Parallèlement au remboursement de leur dette, ces femmes permettent à leurs familles de se soigner, de poursuivre leurs études, notamment pour leurs frères, sœurs ou enfants, assurant ainsi une mobilité ascendante de la famille ; elles leur permettent également d’ouvrir des commerces ou de créer des entreprises. En deux ans, Aurore a permis à sa mère de monter une petite entreprise qui emploie deux personnes. Avant que ne s’impose à elle la nécessité de se marier afin de se protéger de l’expulsion, elle avait des projets d’investissements personnels. Mais son mariage et les conditions posées par son époux l’ont incitée à arrêter son travail. Si sa mère a pu créer une affaire grâce à elle, il n’est pas sûr pour le moment qu’Aurore puisse mener à bien les projets de retour et d’installation dans le commerce qu’elle élaborait alors qu’elle n’était pas mariée. Elle explique :

Avec l’argent que j’ai envoyé, ma mère a monté un commerce de vente de tissus et couture. Elle a deux employées. Elle a pu acheter une échoppe sur le marché couvert et des machines à coudre. Je lui ai envoyé l’argent pour investir dans de beaux stocks de tissus. Elle, maintenant, elle voyage. Elle part acheter les tissus en gros jusqu’au Bénin, et pendant son absence la boutique reste ouverte. Ça marche bien et je suis vraiment contente pour elle.

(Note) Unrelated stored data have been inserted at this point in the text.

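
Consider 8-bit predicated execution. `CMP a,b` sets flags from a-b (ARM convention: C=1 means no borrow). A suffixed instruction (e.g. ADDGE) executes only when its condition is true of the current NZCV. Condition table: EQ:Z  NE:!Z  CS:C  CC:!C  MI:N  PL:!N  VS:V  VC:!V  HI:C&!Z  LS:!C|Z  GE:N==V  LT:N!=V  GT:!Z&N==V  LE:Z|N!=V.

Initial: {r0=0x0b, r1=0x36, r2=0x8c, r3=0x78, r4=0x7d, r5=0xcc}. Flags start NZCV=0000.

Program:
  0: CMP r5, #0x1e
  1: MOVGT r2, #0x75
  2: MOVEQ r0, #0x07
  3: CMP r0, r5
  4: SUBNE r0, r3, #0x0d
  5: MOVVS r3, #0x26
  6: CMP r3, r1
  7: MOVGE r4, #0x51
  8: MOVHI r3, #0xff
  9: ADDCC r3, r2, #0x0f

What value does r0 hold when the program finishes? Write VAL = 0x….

[0] flags=1010 → (cmp)
[1] flags=1010 GT?F → skip
[2] flags=1010 EQ?F → skip
[3] flags=0000 → (cmp)
[4] flags=0000 NE?T → r0=0x6b
[5] flags=0000 VS?F → skip
[6] flags=0010 → (cmp)
[7] flags=0010 GE?T → r4=0x51
[8] flags=0010 HI?T → r3=0xff
[9] flags=0010 CC?F → skip

VAL = 0x6b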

Ce que les femmes expriment c’est le souhait de gagner de l’argent pour rester indépendantes, de ne pas être expulsées hors de l’espace Schengen. Le récit de ces expériences montre que ce que l’on nomme habituellement la traite des êtres humains, en faisant allusion aux victimes d’une mafia internationale dans la continuité du mythe de la traite des blanches, est finalement plus proche de processus migratoires qui se complexifient (Chaumont, 2004). Soulignons à ce propos que depuis la promulgation de la LSI en 2003 il n’y a pas eu en France de procès pour trafic international d’êtres humains. Les migrantes ne sont en général pas des jeunes filles naïves, analphabètes, tout juste sorties du village. Nos travaux antérieurs montrent que plus de 60 % des femmes arrivées depuis la fin des années 1990 sont des citadines, qu’elles ont été scolarisées à plus de 80 % et que 8 % ont fréquenté l’université et 17 % le lycée (Guillemaut, 2004). Ces femmes expliquent que leur envie de migrer prime sur l’éventuelle répugnance au travail du sexe et que dans tous les cas elles ne veulent pas être rapatriées. Leur silence vis-à-vis du dispositif migratoire qu’elles ont utilisé se justifie plus par la loyauté que par la peur ou la menace. En effet, elles savent très bien qu’elles peuvent dénoncer leurs passeurs aux autorités européennes, mais elles savent aussi que si elles le font, elles perdent plus qu’elles ne gagnent : à la fois parce qu’elles perdent leur source de revenu, passent sous contrôle des autorités françaises (via les travailleurs sociaux) et risquent l’expulsion à plus ou moins long terme, mais aussi parce qu’elles perdent alors le soutien et l’estime de leur communauté en France et dans leur pays. Pourtant, si les passeurs et les intermédiaires peuvent être considérés comme des alliés, ce sont aussi ceux et celles qui parfois abusent de leur position. C’est d’ailleurs le plus souvent lorsqu’elles n’arrivent pas à négocier le paiement de leur dette dans des conditions à leurs yeux acceptables que les femmes ont recours à la dénonciation. Tant que le marché leur semble correct, elles respectent la règle du silence.